# Latest Outing



## PanaDP (Jul 20, 2007)

My Dad came down this weekend to visit. It's his first trip to LA and to my and my girlfriend's first place after college. We had a good time, went out to the beach, took a drive up Highway 1, and walked around Hollywood a bit. On Sunday morning he and I went out shooting for a while. He brought his big 7.5 inch blackhawk in .45 colt and I took my XD9 out.

Here are my targets:

40 rounds, 7 yards









20 rounds, 7 yards









20 rounds, 7 yards









We also shot the blackhawk a bunch at silhouettes the whole way out to 100 yards.That was a ton of fun. We had lots of fairly mild handloads with soft lead bullets that splattered very satisfyingly on steel dingers.


----------



## Wyatt (Jan 29, 2008)

Remind me to knock first before I walk into your house! :smt023

Where did you go shooting in L.A. that had targets 100 yards out?


----------



## Baldy (Jun 21, 2006)

Very good shooting and with your Dad makes it special. Good luck.


----------



## PanaDP (Jul 20, 2007)

Baldy: It is great to live somewhere I can see my Dad fairly often. I wish I could say the same for my Mom. She's about 3000 miles away.

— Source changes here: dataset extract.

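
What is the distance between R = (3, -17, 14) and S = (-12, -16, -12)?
d = √[(-15)² + (1)² + (-26)²] = √902 = 30.03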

Wyatt: We went to Angeles Shooting Range, a great outdoor range a bit north of Burbank. 100 yards is only the pistol range, too. They have steel targets for rifle out to 600 yards! It was tons of fun shooting longer range steel with an oldschool wheelgun.


----------



## Wyatt (Jan 29, 2008)

Thanks, man. that's very cool to know, and thanks for the link as well. I've got a shooting buddy who lives in Burbank. In fact I was just up there over the weekend and we went to the Firing Line range there. Great to know about this one though. We will have to check it out on my next excursion up there.


----------



## PanaDP (Jul 20, 2007)

Wyatt said:


> Thanks, man. that's very cool to know, and thanks for the link as well. I've got a shooting buddy who lives in Burbank. In fact I was just up there over the weekend and we went to the Firing Line range there. Great to know about this one though. We will have to check it out on my next excursion up there.


It's well worth it. Very nice people and it wasn't that busy even on Sunday morning. If you reload, there's a reloading store there, as well. They have most things you could ever want for reloading at about 10%-25% off of midway prices.


----------